No Maintenance Required
One of the most favorable aspects of renting for most people is the freedom from the burden of maintenance. When you rent, if the plumbing backs up, you call the landlord or the property manager. Ditto if the roof leaks. On the other hand, if your mortgage is paid off and all you’re paying for is property taxes and maintenance, renting might be more expensive in the long run. For this reason, it’s important to do a cost/benefit analysis to make sure your decision is sound from a financial perspective.
Asking for Permission
If you make the decision to rent, there are a few lifestyle adjustments you’ll need to make to accommodate your new situation. For example, if you want to remodel your apartment, you’ll need to get permission from the property owner. Similarly, if you’d like to plant a flowerbed, or hang an herb box outside your kitchen window, you’ll want to look for a landlord who is amenable to changes.
Another thing to look for when you’re going from owning to renting is a community within which your values are shared. Ideally, everyone in the complex will have a similar sense of propriety respect for the sanctity of one another’s homes and understand the value of a peaceful environment. In other words, if you’re of retirement age, you’ll probably want to avoid moving into an apartment complex bristling with the manic activities of twenty-somethings.
You’ll also need to attend to your homeowner’s insurance policy. This is something many people who rent overlook, thinking the landlord’s insurance will cover losses they’ll incur if something happens to the building. The fact of the matter is the landlord’s coverage will only replace the building. Your possessions won’t be covered, so you’ll need renters insurance. To make sure you get a good deal, conduct a renters insurance comparison to find the most affordable coverage—always taking into consideration the current replacement value of your belongings.
One of the hardest things to do will be deciding what to take with you. If you’re moving from a three-bedroom house with a family room, study, dining room and living room you’re going to make some pretty hard choices about what to take and what to let go. Some of it will be obvious, but with less closet and storage space, a lot of your “stuff” will have to fall by the wayside. In many cases this will also mean letting go of some deep-seeded emotional attachments.

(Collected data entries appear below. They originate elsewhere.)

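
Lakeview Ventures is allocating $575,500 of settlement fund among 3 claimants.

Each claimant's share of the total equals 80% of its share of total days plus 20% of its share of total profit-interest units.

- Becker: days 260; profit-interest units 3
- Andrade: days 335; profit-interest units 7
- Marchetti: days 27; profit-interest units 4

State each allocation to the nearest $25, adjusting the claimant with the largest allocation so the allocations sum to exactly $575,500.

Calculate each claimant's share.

Becker: $217,125 | Andrade: $305,500 | Marchetti: $52,875

Days total 622; profit-interest units total 14.
Blended shares (80% days + 20% profit-interest units): Becker 0.3773; Andrade 0.5309; Marchetti 0.0919.
Raw shares: Becker 217,114.45; Andrade 305,514.63; Marchetti 52,870.92.
After rounding ($25): Becker $217,125; Andrade $305,525; Marchetti $52,875. Sum = $575,525.
Difference $575,500 − $575,525 = −$25 applied to largest allocation (Andrade): Andrade becomes $305,500.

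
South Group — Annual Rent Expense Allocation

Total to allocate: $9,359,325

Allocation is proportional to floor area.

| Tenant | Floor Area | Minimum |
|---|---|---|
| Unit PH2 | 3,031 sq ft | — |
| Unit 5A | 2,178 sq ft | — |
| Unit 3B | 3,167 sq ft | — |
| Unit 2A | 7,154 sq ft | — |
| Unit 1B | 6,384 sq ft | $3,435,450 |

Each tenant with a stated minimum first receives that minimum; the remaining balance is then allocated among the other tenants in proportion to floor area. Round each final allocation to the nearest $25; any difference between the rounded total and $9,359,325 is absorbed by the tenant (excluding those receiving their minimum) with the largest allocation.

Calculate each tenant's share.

Guaranteed amounts: Unit 1B $3,435,450. Balance $5,923,875.
Balance split over remaining floor area 15,530: Unit PH2 1,156,166.46 → $1,156,175; Unit 5A 830,792.00 → $830,800; Unit 3B 1,208,043.28 → $1,208,050; Unit 2A 2,728,873.26 → $2,728,875.
Rounding difference −$25 applied to Unit 2A → $2,728,850.

Unit PH2: $1,156,175 | Unit 5A: $830,800 | Unit 3B: $1,208,050 | Unit 2A: $2,728,850 | Unit 1B: $3,435,450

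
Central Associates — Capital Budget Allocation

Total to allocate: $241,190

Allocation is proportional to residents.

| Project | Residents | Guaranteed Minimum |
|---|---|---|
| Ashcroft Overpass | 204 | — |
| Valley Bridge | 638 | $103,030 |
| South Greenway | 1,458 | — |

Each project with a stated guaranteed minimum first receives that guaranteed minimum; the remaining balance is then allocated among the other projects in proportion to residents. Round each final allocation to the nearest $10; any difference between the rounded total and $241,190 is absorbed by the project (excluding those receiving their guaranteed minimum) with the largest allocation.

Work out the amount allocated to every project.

Fund the minimums — Valley Bridge $103,030. Residual $138,160.
Residual split over remaining residents 1,662: Ashcroft Overpass 16,958.27 → $16,960; South Greenway 121,201.73 → $121,200.

Ashcroft Overpass: $16,960; Valley Bridge: $103,030; South Greenway: $121,200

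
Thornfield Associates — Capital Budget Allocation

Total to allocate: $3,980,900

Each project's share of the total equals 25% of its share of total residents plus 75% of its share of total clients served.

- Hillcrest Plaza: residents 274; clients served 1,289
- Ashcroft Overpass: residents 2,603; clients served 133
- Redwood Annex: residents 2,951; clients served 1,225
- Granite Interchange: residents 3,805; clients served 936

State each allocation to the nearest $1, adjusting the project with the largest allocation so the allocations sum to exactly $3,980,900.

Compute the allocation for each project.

Residents total 9,633; clients served total 3,583.
Blended shares (25% residents + 75% clients served): Hillcrest Plaza 0.2769; Ashcroft Overpass 0.0954; Redwood Annex 0.3330; Granite Interchange 0.2947.
Unrounded shares: Hillcrest Plaza 1,102,417.78; Ashcroft Overpass 379,754.13; Redwood Annex 1,325,659.19; Granite Interchange 1,173,068.90.
After rounding ($1): Hillcrest Plaza $1,102,418; Ashcroft Overpass $379,754; Redwood Annex $1,325,659; Granite Interchange $1,173,069. Sum = $3,980,900.
Rounded total matches; no reconciliation needed.

Hillcrest Plaza: $1,102,418 | Ashcroft Overpass: $379,754 | Redwood Annex: $1,325,659 | Granite Interchange: $1,173,069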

The best way to approach this is to take stock of your possessions and categorize them under the following headings; Gotta Have, Could Live Without, Replaceable and Family Pet. Seriously though, while everybody knows your dog Hunter gets to come along; do you really need to hold on to that 65-inch flat screen for a 1,200-square-foot apartment?
With a bit of planning and careful consideration, downsizing can be quite painless. It also holds the potential for an entirely new lifestyle. So rather than looking at it in terms of what you’re giving up, focus on what you’re gaining and the change will be much more enjoyable.